I don't actually know specifically. I assume there are two different ways:

- The service is using Verify / Authy, which is owned by Twilio so likely Twilio themselves discourage it

- Looking up the number either through Twilio or some sort of central subscriber database. All virtual numbers are described as virtual numbers.

> Are you aware of mechanisms to avoid this detection/blocking that don't require using a "real" number.

Definitely gets into ethically gray areas since that would be super useful to nefarious people. I don't actually know for sure. I know from the recent Blizzard mobile 2FA controversy that this issue expands to also prepaid phone numbers.

So I don't know of a definitive way to get around it beyond using a postpaid number.

Somewhat related, near the end of my above mentioned service, I had pivoted into trying to launch a "21st century phone service" complete with SIM cards provided by Twilio.

The issue? They were still considered virtual numbers. At the time, in Twilio's defense, I was somewhat misusing their service because their SIMs were intended for IoT purposes not actual cellphone usage. That's all to say, it's likely provider / subscriber level vs something you can individually spoof.

Twilio, at least, has an API specifically for looking up the carrier of a phone number. (You can't do it based on number ranges, because portability.)
License please!
Pushed up a LICENSE document (MIT).
> what stops us from just buying Twilio credits, getting a number through them

I was considering exactly this, or potentially getting a second mobile number via eSIM on my phone (which feels a bit more "permanent" but that might be delusion...)

Simple and free solutions exist for this exact purpose: TextNow, Fongo, etc. See: https://news.ycombinator.com/item?id=33169096
If you put your real phone number in your Resume and share it with a recruiter, consider your phone number public.

Also LinkedIn will give away your contact details.

Your Bank or any service important to you may get hacked and your phone number leaked.

I feel like we have very different expectations of what recruiters can and will do with personal information.
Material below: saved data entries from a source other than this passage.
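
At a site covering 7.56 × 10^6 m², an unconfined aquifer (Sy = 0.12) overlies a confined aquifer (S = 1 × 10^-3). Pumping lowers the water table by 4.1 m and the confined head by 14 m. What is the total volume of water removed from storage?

Unconfined: ΔV_u = Sy × A × Δh_u = 0.12 × 7.56 × 10^6 × 4.1 = 3.72 × 10^6 m³
Confined: ΔV_c = S × A × Δh_c = 1 × 10^-3 × 7.56 × 10^6 × 14 = 1.058 × 10^5 m³
Total ΔV = 3.72 × 10^6 + 1.058 × 10^5 = 3.825 × 10^6 m³

ΔV ≈ 3.83 × 10^6 m³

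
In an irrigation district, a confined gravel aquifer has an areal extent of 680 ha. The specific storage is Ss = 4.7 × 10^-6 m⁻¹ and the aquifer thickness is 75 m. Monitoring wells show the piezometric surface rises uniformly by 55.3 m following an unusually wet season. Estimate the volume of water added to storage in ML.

ΔV ≈ 133 ML

S = Ss × b = 4.7 × 10^-6 m⁻¹ × 75 m = 3.525 × 10^-4
A = 680 ha = 6.8 × 10^6 m²
ΔV = S × A × Δh = 3.525 × 10^-4 × 6.8 × 10^6 m² × 55.3 m = 1.326 × 10^5 m³
ΔV = 1.326 × 10^5 m³ = 132.6 ML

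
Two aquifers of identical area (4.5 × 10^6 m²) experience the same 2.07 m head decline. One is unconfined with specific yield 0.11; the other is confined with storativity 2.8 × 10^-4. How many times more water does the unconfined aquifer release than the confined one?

Unconfined: ΔV_u = Sy × A × Δh = 0.11 × 4.5 × 10^6 × 2.07 = 1.025 × 10^6 m³
Confined: ΔV_c = S × A × Δh = 2.8 × 10^-4 × 4.5 × 10^6 × 2.07 = 2608 m³
Ratio = ΔV_u / ΔV_c = Sy / S = 0.11 / 2.8 × 10^-4 = 392.9

ΔV_u / ΔV_c ≈ 393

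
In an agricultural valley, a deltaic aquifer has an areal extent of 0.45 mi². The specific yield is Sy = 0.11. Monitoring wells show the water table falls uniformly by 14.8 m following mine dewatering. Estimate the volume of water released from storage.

A = 0.45 mi² = 1.165 × 10^6 m²
ΔV = Sy × A × Δh = 0.11 × 1.165 × 10^6 m² × 14.8 m = 1.897 × 10^6 m³

ΔV ≈ 1.9 × 10^6 m³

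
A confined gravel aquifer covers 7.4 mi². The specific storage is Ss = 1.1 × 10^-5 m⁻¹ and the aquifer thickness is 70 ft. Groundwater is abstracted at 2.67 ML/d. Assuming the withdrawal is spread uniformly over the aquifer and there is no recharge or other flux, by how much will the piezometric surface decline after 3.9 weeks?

b = 70 ft = 21.34 m
S = Ss × b = 1.1 × 10^-5 m⁻¹ × 21.34 m = 2.347 × 10^-4
A = 7.4 mi² = 1.917 × 10^7 m²
Q = 2.67 ML/d = 2670 m³/d
t = 3.9 weeks = 27.3 d
ΔV = Q × t = 2670 m³/d × 27.3 d = 72890 m³
Δh = ΔV / (S × A) = 72890 / (2.347 × 10^-4 × 1.917 × 10^7) = 16.2 m

Δh ≈ 16.2 m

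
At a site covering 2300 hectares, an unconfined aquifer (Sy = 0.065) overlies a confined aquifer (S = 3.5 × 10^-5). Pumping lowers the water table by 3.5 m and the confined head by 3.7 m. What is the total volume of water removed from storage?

A = 2300 hectares = 2.3 × 10^7 m²
Unconfined: ΔV_u = Sy × A × Δh_u = 0.065 × 2.3 × 10^7 × 3.5 = 5.232 × 10^6 m³
Confined: ΔV_c = S × A × Δh_c = 3.5 × 10^-5 × 2.3 × 10^7 × 3.7 = 2978 m³
Total ΔV = 5.232 × 10^6 + 2978 = 5.235 × 10^6 m³

ΔV ≈ 5.24 × 10^6 m³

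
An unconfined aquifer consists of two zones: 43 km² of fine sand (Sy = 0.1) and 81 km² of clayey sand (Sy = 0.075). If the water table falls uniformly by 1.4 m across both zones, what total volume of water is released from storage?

A₁ = 43 km² = 4.3 × 10^7 m²; A₂ = 81 km² = 8.1 × 10^7 m²
ΔV₁ = 0.1 × 4.3 × 10^7 × 1.4 = 6.02 × 10^6 m³
ΔV₂ = 0.075 × 8.1 × 10^7 × 1.4 = 8.505 × 10^6 m³
ΔV = ΔV₁ + ΔV₂ = 1.452 × 10^7 m³

ΔV ≈ 1.45 × 10^7 m³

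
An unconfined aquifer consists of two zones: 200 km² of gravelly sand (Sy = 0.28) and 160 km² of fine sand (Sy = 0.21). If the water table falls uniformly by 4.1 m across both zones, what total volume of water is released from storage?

A₁ = 200 km² = 2 × 10^8 m²; A₂ = 160 km² = 1.6 × 10^8 m²
ΔV₁ = 0.28 × 2 × 10^8 × 4.1 = 2.296 × 10^8 m³
ΔV₂ = 0.21 × 1.6 × 10^8 × 4.1 = 1.378 × 10^8 m³
ΔV = ΔV₁ + ΔV₂ = 3.674 × 10^8 m³

ΔV ≈ 3.67 × 10^8 m³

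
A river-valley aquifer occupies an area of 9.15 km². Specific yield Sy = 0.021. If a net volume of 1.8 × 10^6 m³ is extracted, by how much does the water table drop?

Δh ≈ 9.37 m

A = 9.15 km² = 9.15 × 10^6 m²
Δh = ΔV / (Sy × A) = 1.8 × 10^6 m³ / (0.021 × 9.15 × 10^6 m²) = 9.368 m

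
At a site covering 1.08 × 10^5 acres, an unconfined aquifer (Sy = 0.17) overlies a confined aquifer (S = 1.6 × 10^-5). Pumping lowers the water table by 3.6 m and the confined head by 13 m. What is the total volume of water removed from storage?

ΔV ≈ 2.68 × 10^8 m³

A = 1.08 × 10^5 acres = 4.371 × 10^8 m²
Unconfined: ΔV_u = Sy × A × Δh_u = 0.17 × 4.371 × 10^8 × 3.6 = 2.675 × 10^8 m³
Confined: ΔV_c = S × A × Δh_c = 1.6 × 10^-5 × 4.371 × 10^8 × 13 = 90910 m³
Total ΔV = 2.675 × 10^8 + 90910 = 2.676 × 10^8 m³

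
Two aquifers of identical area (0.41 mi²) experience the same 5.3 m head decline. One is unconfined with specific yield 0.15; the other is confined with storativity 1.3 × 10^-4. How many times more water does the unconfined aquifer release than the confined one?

ΔV_u / ΔV_c ≈ 1150

A = 0.41 mi² = 1.062 × 10^6 m²
Unconfined: ΔV_u = Sy × A × Δh = 0.15 × 1.062 × 10^6 × 5.3 = 8.442 × 10^5 m³
Confined: ΔV_c = S × A × Δh = 1.3 × 10^-4 × 1.062 × 10^6 × 5.3 = 731.6 m³
Ratio = ΔV_u / ΔV_c = Sy / S = 0.15 / 1.3 × 10^-4 = 1154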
I'm from within the EU, you?

Not that they don't share your email to other persons working for the same company (I've had some name I never heard of from RecruitCorp email me seven years after I last talked to someone from RecruitCorp), or I could imagine they keep their contacts when moving into / out of self-employment, but that's a far cry from public.

As someone in the UK and used to dealing with UK-based recruitment agencies, I didn't understand the recruiter hate until I had my first experience with one of those shitty "agencies" that claims to be in the UK (or whatever they're targeting) but is actually ran from a third-world call center right next to the tech support scammers. When it comes to those, obviously all bets are off when it comes to your personal information, and the recruitment industry in the US seems to be saturated with this scum much more so than in the EU.

However, even legitimate recruiters can be a problem if you get too many of them. I recently had to rotate my business number because I was getting pretty much one call a day from someone wanting to "have a chat". They're all nice, courteous and seem to know what they're doing, but the sheer quantity became a major problem especially when you're already fully booked and aren't open to new business.